Whartscape, Day Two at 2640 St. Paul, Baltimore

Post Author: , Nate Dorr

From adaptations of The Little Mermaid to Beach House, Connor Kizer back in his Hobbes getup, and Dan Deacon the utilities manager.

Much like Whartscape’s first night, day two ran along a rough theme, this time of something approximating folk, under the austere vaulted arches of a deteriorating church at 2640 St. Paul Ave. In that sense, Lesser Gonzalez Alvarez might have served as a fulcrum around which the set list swung (loosely). This meant an appearance by Wham City stalwarts Santa Dads in all their swaggering, tiger-costumed beat-boxing, ukelele-thrashing (theirs is shaped like a Telecaster) bravado. It also meant the delicate guitar threadings and milky voice of Matteah Baim, the Dylanesque looping of Andy Abelow, and Jana Hunter, the former singer-song writer, now backed with full band.
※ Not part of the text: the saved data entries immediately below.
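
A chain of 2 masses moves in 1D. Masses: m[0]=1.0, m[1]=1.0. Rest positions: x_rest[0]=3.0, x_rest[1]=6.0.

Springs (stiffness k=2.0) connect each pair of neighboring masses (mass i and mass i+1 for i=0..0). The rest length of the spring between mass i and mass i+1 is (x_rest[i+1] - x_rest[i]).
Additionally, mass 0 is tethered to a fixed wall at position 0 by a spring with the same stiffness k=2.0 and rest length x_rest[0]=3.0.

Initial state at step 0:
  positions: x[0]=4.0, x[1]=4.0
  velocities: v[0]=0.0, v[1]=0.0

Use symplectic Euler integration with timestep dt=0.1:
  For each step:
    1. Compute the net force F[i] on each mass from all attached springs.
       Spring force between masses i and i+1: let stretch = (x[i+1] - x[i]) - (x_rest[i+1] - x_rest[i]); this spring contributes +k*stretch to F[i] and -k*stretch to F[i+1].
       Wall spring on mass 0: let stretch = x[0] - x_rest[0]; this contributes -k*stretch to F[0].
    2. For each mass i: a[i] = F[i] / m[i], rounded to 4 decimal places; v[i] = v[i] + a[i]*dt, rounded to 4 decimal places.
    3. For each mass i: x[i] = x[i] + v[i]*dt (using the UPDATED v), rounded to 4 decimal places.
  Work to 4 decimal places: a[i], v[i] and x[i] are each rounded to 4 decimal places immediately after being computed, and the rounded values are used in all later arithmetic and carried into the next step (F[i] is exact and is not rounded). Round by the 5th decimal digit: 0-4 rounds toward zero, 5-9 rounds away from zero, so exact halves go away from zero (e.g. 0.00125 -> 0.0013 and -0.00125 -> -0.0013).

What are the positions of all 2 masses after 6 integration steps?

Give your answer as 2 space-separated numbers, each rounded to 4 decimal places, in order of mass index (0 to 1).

Step 0: x=[4.0000 4.0000] v=[0.0000 0.0000]
Step 1: x=[3.9200 4.0600] v=[-0.8000 0.6000]
Step 2: x=[3.7644 4.1772] v=[-1.5560 1.1720]
Step 3: x=[3.5418 4.3461] v=[-2.2263 1.6894]
Step 4: x=[3.2644 4.5590] v=[-2.7738 2.1285]
Step 5: x=[2.9476 4.8060] v=[-3.1678 2.4696]
Step 6: x=[2.6090 5.0758] v=[-3.3856 2.6979]

Answer: 2.6090 5.0758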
But the oddities and extras crammed in the wings gave the night its body: Eagle Ager was a sort of neutered theater of the absurd, bereft of meaningful dialogue, a cast of characters dressed in layers of garbage and noisy colors wandering the length of the church, one showing the audience his dirty palms, another muttering inconsolably, a third squatting like a frog and coming on to a fourth, all spreading a massive chest of garbage-props (from which they all emerged) across the church floor. End scene.
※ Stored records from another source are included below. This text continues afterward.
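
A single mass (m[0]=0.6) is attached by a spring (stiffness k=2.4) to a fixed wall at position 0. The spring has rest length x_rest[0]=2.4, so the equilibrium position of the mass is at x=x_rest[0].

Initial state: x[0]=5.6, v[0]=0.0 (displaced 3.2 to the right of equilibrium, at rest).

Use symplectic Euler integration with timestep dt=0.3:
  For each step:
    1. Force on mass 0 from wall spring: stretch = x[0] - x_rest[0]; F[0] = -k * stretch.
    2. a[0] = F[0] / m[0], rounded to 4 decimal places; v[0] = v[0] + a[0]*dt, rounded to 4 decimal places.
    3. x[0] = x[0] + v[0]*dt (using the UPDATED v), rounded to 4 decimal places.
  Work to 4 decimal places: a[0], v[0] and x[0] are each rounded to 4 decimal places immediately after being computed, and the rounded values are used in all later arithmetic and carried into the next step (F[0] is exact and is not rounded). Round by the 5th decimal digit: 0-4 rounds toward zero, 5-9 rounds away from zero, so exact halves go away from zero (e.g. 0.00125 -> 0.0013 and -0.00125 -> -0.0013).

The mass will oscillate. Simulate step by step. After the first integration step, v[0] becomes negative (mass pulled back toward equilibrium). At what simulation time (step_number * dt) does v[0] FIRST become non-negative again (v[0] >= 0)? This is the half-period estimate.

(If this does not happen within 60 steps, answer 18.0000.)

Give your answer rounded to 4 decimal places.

Answer: 1.8000

Derivation:
Step 0: x=[5.6000] v=[0.0000]
Step 1: x=[4.4480] v=[-3.8400]
Step 2: x=[2.5587] v=[-6.2976]
Step 3: x=[0.6123] v=[-6.4880]
Step 4: x=[-0.6905] v=[-4.3428]
Step 5: x=[-0.8808] v=[-0.6342]
Step 6: x=[0.1100] v=[3.3028]
First v>=0 after going negative at step 6, time=1.8000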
Golden Age required Dan Deacon to request a room of a few hundred people to “go outside if you want to talk”. Organized by members of More Dogs, it featured wind instruments, strings, auxiliary percussion, a team of vocalists, and a very soft-heeled approach to sweet, delicately arranged Americana.

[A Murmured Tale, an adaptation of The Little Mermaid, which describes its concept on its website: In this performance, the audience witnesses the formation and subsequent breakdown of the performance arena. It is through the collective experience of viewing the construction and destruction of this fantasy world that the play develops a life of its own. The show, rather than merely reproducing a semblance of reality becomes an organism whose life cycle is experienced in each staging of the production. What usually takes place in the background of a production is transparent in this work; the stagehands are as vital as the actors.]
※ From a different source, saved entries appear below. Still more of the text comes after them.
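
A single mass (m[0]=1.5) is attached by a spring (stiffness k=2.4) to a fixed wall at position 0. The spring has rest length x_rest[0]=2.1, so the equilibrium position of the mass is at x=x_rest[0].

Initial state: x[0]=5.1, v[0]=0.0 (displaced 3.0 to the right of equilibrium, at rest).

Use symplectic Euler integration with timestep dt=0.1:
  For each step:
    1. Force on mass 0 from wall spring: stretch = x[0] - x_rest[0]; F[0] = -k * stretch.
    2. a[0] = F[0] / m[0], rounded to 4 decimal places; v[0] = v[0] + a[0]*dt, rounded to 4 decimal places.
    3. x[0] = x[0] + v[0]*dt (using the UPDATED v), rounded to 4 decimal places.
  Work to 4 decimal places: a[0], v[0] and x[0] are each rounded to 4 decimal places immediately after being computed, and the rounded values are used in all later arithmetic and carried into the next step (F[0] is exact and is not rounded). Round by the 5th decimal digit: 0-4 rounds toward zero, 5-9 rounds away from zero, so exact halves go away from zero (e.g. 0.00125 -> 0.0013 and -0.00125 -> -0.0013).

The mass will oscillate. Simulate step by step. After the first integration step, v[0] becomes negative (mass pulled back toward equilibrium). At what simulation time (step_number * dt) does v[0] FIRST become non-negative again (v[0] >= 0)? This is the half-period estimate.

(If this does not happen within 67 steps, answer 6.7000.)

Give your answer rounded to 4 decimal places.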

[When we visited Baltimore earlier in the year, younger musicians described Arbouretum as an older band that represented a generation one step moved from those acts gaining wider national recognition. I wouldn’t know if it’s significant that they’re a part of a Wham City event, but their slow-burn roots rock carried extra weight performed beneath a stain glass window.]

[This was the first time I’d seen Beach House since they’d told us a few months ago about their plans to tour with a percussionist. The audition added a subtle, organic layer over their backing tracks.]

[Videographer and projectionist Mark Brown noted that this atrocity of public art cost the city a bundle… and to what end? Penis jokes, obviously.]

[Baltimore, the Greatest City in America.]

[Artscape, giving you a table cloth and some shade for that nasty breakup you’ve been planning.]